Now let me educate you a bit about the pressure relief valve. In the old days, cars' A/C systems used a mechanic 'blow-off' valve... this way if the pressure got too high for whatever reason, the valve would 'blow' to release the freon to keep the compressor, evaporator, lines, or condenser from literally 'blowing up'. When the EPA deemed R12 freon to be 'bad for the environment' and 'illegal to manufacture in the US past 1994' they also required that all new automotive A/C systems and all old A/C systems retro-fitted to R134a to have an electrical high pressure switch. This switch simply turns off the A/C compressor if the pressure gets too high, therefore eliminating the need for a mechanic blow-off valve.
Considering your system obviously had a 'blow off' valve, it may or may not have had an electrical high-pressure cutoff switch. Most high-dollar retrofit kits (like the ones the dealers special order) usually come with this electrical switch, and it is usually installed on to the original system (leaving the original blow-off valve intact as well) but this switch is usually calibrated to shut off the compressor long before the blow off valve would go off. The fact that your blow off valve DID go off tells me that there's a high chance that either this switch was not installed (as required).. or this switch was not wired in electrically.. or they used a switch that was incorrectly calibrated. If you did have an electrical cut off switch before, most likely it was calibrated for R12. Either way, it should have been verified to be functioning correctly before they released the car to you.
Likewise, if you had a malfunctioning condenser cooling fan, this should ALSO have been discovered before they released the car to you. I should also note that a lot of the high-dollar retrofit kids INCLUDE a larger condenser fan (or a higher volume fan), but this varies depending on the year, make, and model of the vehicle to be retrofitted. You need to find out exactly what was replaced during the retrofit service.
It's also possible that your blow-off valve simply failed due to age and that your A/C pressures never got high enough to cause a normally functioning blow-off valve to set, but since yours was bad it did. This is also a possibility as since the temperature was cooler when they performed the retrofit, then the pressures would be lower as well and the malfunctioning blow off valve would not have been a problem at that time. In this case it would be really hard to blame the repair shop (dealership) for this having happened... BUT if it were my shop and this all happened right after we performed those kinds of repairs to your vehicle, I would NOT HESITATE to fix this for you FOR FREE, regardless if I felt if was our fault or not... that is simple customer courtesy right there.

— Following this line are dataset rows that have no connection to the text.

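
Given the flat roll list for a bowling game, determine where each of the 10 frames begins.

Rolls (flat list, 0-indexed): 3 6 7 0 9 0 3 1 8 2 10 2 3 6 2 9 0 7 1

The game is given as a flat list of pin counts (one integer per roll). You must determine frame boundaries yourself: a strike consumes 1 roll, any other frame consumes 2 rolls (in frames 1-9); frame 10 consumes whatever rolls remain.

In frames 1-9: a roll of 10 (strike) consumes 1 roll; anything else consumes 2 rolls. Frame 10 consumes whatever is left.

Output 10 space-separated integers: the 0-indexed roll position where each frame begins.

Frame 1 starts at roll index 0: rolls=3,6 (sum=9), consumes 2 rolls
Frame 2 starts at roll index 2: rolls=7,0 (sum=7), consumes 2 rolls
Frame 3 starts at roll index 4: rolls=9,0 (sum=9), consumes 2 rolls
Frame 4 starts at roll index 6: rolls=3,1 (sum=4), consumes 2 rolls
Frame 5 starts at roll index 8: rolls=8,2 (sum=10), consumes 2 rolls
Frame 6 starts at roll index 10: roll=10 (strike), consumes 1 roll
Frame 7 starts at roll index 11: rolls=2,3 (sum=5), consumes 2 rolls
Frame 8 starts at roll index 13: rolls=6,2 (sum=8), consumes 2 rolls
Frame 9 starts at roll index 15: rolls=9,0 (sum=9), consumes 2 rolls
Frame 10 starts at roll index 17: 2 remaining rolls

Answer: 0 2 4 6 8 10 11 13 15 17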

As for this being 'odd' or not.. I have to tell you from experience that these sorts of things happen more often than you would think, and the vast majority of the time it's really nobody's fault. Like I said, the temperatures were cooler when they retrofitted it, and also you had a (for the most part) malfunctioning system in the first place. They simply got the system up and running for you... but without it being a very warm day it's really hard to test the system to its limit. It's kind of like shooting the hull of a tank with one round from a handgun, and claiming it's strong enough to endure battlefield damage...
Regardless, I sure hope they work something out with you... maybe at least charge you for only the cost of parts.. that way they don't lose money and everyone is happy, but dealerships tend to be a bit 'less forgiving' when it comes to that sort of thing.
I will add this.. the $20 retrofit kits you get from Autozone and the like come with only a small can of refrigerant, a charging hose, and a couple of universal fittings. While this can be installed on many cars to get acceptable results, installing this kit alone on most R12 systems is probably not legal. It is up to the consumer that the appropriate parts are purchased (and properly installed) in order to have an EPA legal automotive HVAC system. Not trying to be a party-pooper here... I'm just trying to educate you guys who may or may not know better.